In deze zaak gaat het om een hoger beroep van [X] B.V. tegen de uitspraak van de rechtbank Overijssel, die het beroep van belanghebbende niet-ontvankelijk verklaarde. De rechtbank had geoordeeld dat de gemachtigde van belanghebbende, [A], niet rechtsgeldig was gemachtigd om het beroep in te stellen, omdat de vereiste machtiging niet tijdig was overgelegd. De voorlopige aanslag verontreinigingsheffing voor het jaar 2014 was opgelegd door de heffingsambtenaar, en belanghebbende had verzocht om een definitieve aanslag, wat door de heffingsambtenaar als bezwaar werd aangemerkt. Dit bezwaar werd niet-ontvankelijk verklaard omdat het te laat was ingediend. De rechtbank bevestigde deze beslissing in haar uitspraak van 17 december 2015.
Tijdens de zitting op 4 januari 2017 werd de zaak behandeld, waarbij de gemachtigde van belanghebbende en de heffingsambtenaar aanwezig waren. Het Hof oordeelde dat de rechtbank ten onrechte het beroep niet-ontvankelijk had verklaard. Het Hof stelde vast dat de gemachtigde, [A], alsnog een rechtsgeldige machtiging had overgelegd, hoewel dit pas na het verstrijken van de termijn was gebeurd. Het Hof benadrukte dat de belangen van beide partijen niet geschaad waren, aangezien beide partijen ter zitting aanwezig waren en inhoudelijk op de zaak waren ingegaan.

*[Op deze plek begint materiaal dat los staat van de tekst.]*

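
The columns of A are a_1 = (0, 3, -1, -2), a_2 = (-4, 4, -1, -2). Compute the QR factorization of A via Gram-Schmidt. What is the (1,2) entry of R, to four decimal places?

r_{12} = 4.5434

a_1 = (0, 3, -1, -2); ‖a_1‖ = 3.7417, so q_1 = (0.0000, 0.8018, -0.2673, -0.5345).
r_{12} = q_1·a_2 = 4.5434.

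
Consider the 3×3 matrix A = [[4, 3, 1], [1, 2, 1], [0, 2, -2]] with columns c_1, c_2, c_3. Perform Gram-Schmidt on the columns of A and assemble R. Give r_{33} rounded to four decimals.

c_1 = (4, 1, 0); ‖c_1‖ = 4.1231, so e_1 = (0.9701, 0.2425, 0.0000).
e_1·c_2 = 0.9701·3 + 0.2425·2 + 0.0000·2 = 3.3955.
u_2 = c_2 − 3.3955·e_1 = (-0.2941, 1.1765, 2.0000).
‖u_2‖ = 2.3389, so e_2 = (-0.1257, 0.5030, 0.8551).
e_1·c_3 = 0.9701·1 + 0.2425·1 + 0.0000·(-2) = 1.2127; e_2·c_3 = (-0.1257)·1 + 0.5030·1 + 0.8551·(-2) = -1.3329.
u_3 = c_3 − 1.2127·e_1 + 1.3329·e_2 = (-0.3441, 1.3763, -0.8602).
r_{33} = ‖u_3‖ = 1.6591.

r_{33} = 1.6591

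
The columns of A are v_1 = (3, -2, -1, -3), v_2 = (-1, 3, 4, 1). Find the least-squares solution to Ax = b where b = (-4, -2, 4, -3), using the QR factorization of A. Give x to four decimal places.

x = (0.2603, 0.5616)

v_1 = (3, -2, -1, -3); ‖v_1‖ = 4.7958, so e_1 = (0.6255, -0.4170, -0.2085, -0.6255).
e_1·v_2 = 0.6255·(-1) + (-0.4170)·3 + (-0.2085)·4 + (-0.6255)·1 = -3.3362.
u_2 = v_2 + 3.3362·e_1 = (1.0870, 1.6087, 3.3043, -1.0870).
‖u_2‖ = 3.9837, so e_2 = (0.2729, 0.4038, 0.8295, -0.2729).
Qᵀb = (-0.6255, 2.2374).
Back-substitute: x_2 = 2.2374/3.9837 = 0.5616.
x_1 = (-0.6255 + 3.3362·0.5616)/4.7958 = 0.2603.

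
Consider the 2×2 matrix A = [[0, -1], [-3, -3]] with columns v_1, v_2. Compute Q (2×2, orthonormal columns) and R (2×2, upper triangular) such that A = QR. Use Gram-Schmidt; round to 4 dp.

v_1 = (0, -3); ‖v_1‖ = 3.0000, so q_1 = (0.0000, -1.0000).
q_1·v_2 = 0.0000·(-1) + (-1.0000)·(-3) = 3.0000.
u_2 = v_2 − 3.0000·q_1 = (-1.0000, 0.0000).
‖u_2‖ = 1.0000, so q_2 = (-1.0000, 0.0000).

Q = [[0.0000, -1.0000], [-1.0000, 0.0000]], R = [[3.0000, 3.0000], [0.0000, 1.0000]]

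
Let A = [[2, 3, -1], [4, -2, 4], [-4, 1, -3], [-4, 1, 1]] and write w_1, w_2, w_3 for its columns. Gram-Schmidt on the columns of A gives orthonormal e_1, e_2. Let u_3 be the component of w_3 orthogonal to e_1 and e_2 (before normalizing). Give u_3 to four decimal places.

u_3 = (0.4235, 1.4824, -1.1529, 2.8471)

w_1 = (2, 4, -4, -4); ‖w_1‖ = 7.2111, so e_1 = (0.2774, 0.5547, -0.5547, -0.5547).
e_1·w_2 = 0.2774·3 + 0.5547·(-2) + (-0.5547)·1 + (-0.5547)·1 = -1.3868.
u_2 = w_2 + 1.3868·e_1 = (3.3846, -1.2308, 0.2308, 0.2308).
‖u_2‖ = 3.6162, so e_2 = (0.9360, -0.3403, 0.0638, 0.0638).
e_1·w_3 = 0.2774·(-1) + 0.5547·4 + (-0.5547)·(-3) + (-0.5547)·1 = 3.0509; e_2·w_3 = 0.9360·(-1) + (-0.3403)·4 + 0.0638·(-3) + 0.0638·1 = -2.4250.
u_3 = w_3 − 3.0509·e_1 + 2.4250·e_2 = (0.4235, 1.4824, -1.1529, 2.8471).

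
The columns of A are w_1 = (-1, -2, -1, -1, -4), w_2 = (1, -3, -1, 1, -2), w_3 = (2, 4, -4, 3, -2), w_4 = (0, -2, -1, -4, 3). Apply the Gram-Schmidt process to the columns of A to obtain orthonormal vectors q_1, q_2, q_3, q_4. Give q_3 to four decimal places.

w_1 = (-1, -2, -1, -1, -4); ‖w_1‖ = 4.7958, so q_1 = (-0.2085, -0.4170, -0.2085, -0.2085, -0.8341).
q_1·w_2 = (-0.2085)·1 + (-0.4170)·(-3) + (-0.2085)·(-1) + (-0.2085)·1 + (-0.8341)·(-2) = 2.7107.
u_2 = w_2 − 2.7107·q_1 = (1.5652, -1.8696, -0.4348, 1.5652, 0.2609).
‖u_2‖ = 2.9415, so q_2 = (0.5321, -0.6356, -0.1478, 0.5321, 0.0887).
q_1·w_3 = (-0.2085)·2 + (-0.4170)·4 + (-0.2085)·(-4) + (-0.2085)·3 + (-0.8341)·(-2) = -0.2085; q_2·w_3 = 0.5321·2 + (-0.6356)·4 + (-0.1478)·(-4) + 0.5321·3 + 0.0887·(-2) = 0.5321.
u_3 = w_3 + 0.2085·q_1 − 0.5321·q_2 = (1.6734, 4.2513, -3.9648, 2.6734, -2.2211).
‖u_3‖ = 6.9766, so q_3 = (0.2399, 0.6094, -0.5683, 0.3832, -0.3184).

q_3 = (0.2399, 0.6094, -0.5683, 0.3832, -0.3184)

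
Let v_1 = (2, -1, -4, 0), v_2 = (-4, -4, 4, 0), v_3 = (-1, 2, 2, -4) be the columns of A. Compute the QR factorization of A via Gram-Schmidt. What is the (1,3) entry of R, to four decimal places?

v_1 = (2, -1, -4, 0); ‖v_1‖ = 4.5826, so e_1 = (0.4364, -0.2182, -0.8729, 0.0000).
r_{13} = e_1·v_3 = -2.6186.

r_{13} = -2.6186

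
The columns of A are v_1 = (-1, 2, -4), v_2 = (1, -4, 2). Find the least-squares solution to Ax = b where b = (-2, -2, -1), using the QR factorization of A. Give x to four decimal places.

x = (0.7237, 0.7763)

v_1 = (-1, 2, -4); ‖v_1‖ = 4.5826, so e_1 = (-0.2182, 0.4364, -0.8729).
e_1·v_2 = (-0.2182)·1 + 0.4364·(-4) + (-0.8729)·2 = -3.7097.
u_2 = v_2 + 3.7097·e_1 = (0.1905, -2.3810, -1.2381).
‖u_2‖ = 2.6904, so e_2 = (0.0708, -0.8850, -0.4602).
Qᵀb = (0.4364, 2.0886).
Back-substitute: x_2 = 2.0886/2.6904 = 0.7763.
x_1 = (0.4364 + 3.7097·0.7763)/4.5826 = 0.7237.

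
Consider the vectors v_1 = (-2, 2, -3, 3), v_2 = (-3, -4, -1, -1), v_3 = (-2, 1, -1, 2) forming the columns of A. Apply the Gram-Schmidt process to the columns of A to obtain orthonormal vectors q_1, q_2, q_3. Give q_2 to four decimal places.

q_2 = (-0.6087, -0.7423, -0.2375, -0.1485)

v_1 = (-2, 2, -3, 3); ‖v_1‖ = 5.0990, so q_1 = (-0.3922, 0.3922, -0.5883, 0.5883).
q_1·v_2 = (-0.3922)·(-3) + 0.3922·(-4) + (-0.5883)·(-1) + 0.5883·(-1) = -0.3922.
u_2 = v_2 + 0.3922·q_1 = (-3.1538, -3.8462, -1.2308, -0.7692).
‖u_2‖ = 5.1813, so q_2 = (-0.6087, -0.7423, -0.2375, -0.1485).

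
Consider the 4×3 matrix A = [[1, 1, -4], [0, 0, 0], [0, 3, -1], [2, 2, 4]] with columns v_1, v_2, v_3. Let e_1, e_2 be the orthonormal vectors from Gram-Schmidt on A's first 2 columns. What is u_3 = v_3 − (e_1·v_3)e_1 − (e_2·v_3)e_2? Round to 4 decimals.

u_3 = (-4.8000, 0.0000, 0.0000, 2.4000)

v_1 = (1, 0, 0, 2); ‖v_1‖ = 2.2361, so e_1 = (0.4472, 0.0000, 0.0000, 0.8944).
e_1·v_2 = 0.4472·1 + 0.0000·0 + 0.0000·3 + 0.8944·2 = 2.2361.
u_2 = v_2 − 2.2361·e_1 = (0.0000, 0.0000, 3.0000, 0.0000).
‖u_2‖ = 3.0000, so e_2 = (0.0000, 0.0000, 1.0000, 0.0000).
e_1·v_3 = 0.4472·(-4) + 0.0000·0 + 0.0000·(-1) + 0.8944·4 = 1.7889; e_2·v_3 = 0.0000·(-4) + 0.0000·0 + 1.0000·(-1) + 0.0000·4 = -1.0000.
u_3 = v_3 − 1.7889·e_1 + 1.0000·e_2 = (-4.8000, 0.0000, 0.0000, 2.4000).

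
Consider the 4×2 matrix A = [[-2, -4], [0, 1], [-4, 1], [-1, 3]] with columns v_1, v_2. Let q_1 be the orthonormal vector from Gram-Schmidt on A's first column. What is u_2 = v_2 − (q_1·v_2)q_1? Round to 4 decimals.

u_2 = (-3.9048, 1.0000, 1.1905, 3.0476)

v_1 = (-2, 0, -4, -1); ‖v_1‖ = 4.5826, so q_1 = (-0.4364, 0.0000, -0.8729, -0.2182).
q_1·v_2 = (-0.4364)·(-4) + 0.0000·1 + (-0.8729)·1 + (-0.2182)·3 = 0.2182.
u_2 = v_2 − 0.2182·q_1 = (-3.9048, 1.0000, 1.1905, 3.0476).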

Het Hof vernietigde de uitspraak van de rechtbank en verklaarde het beroep ongegrond, maar veroordeelde de heffingsambtenaar tot betaling van de proceskosten aan belanghebbende. De uitspraak werd gedaan door een meervoudige kamer, en de beslissing werd op 7 februari 2017 in het openbaar uitgesproken.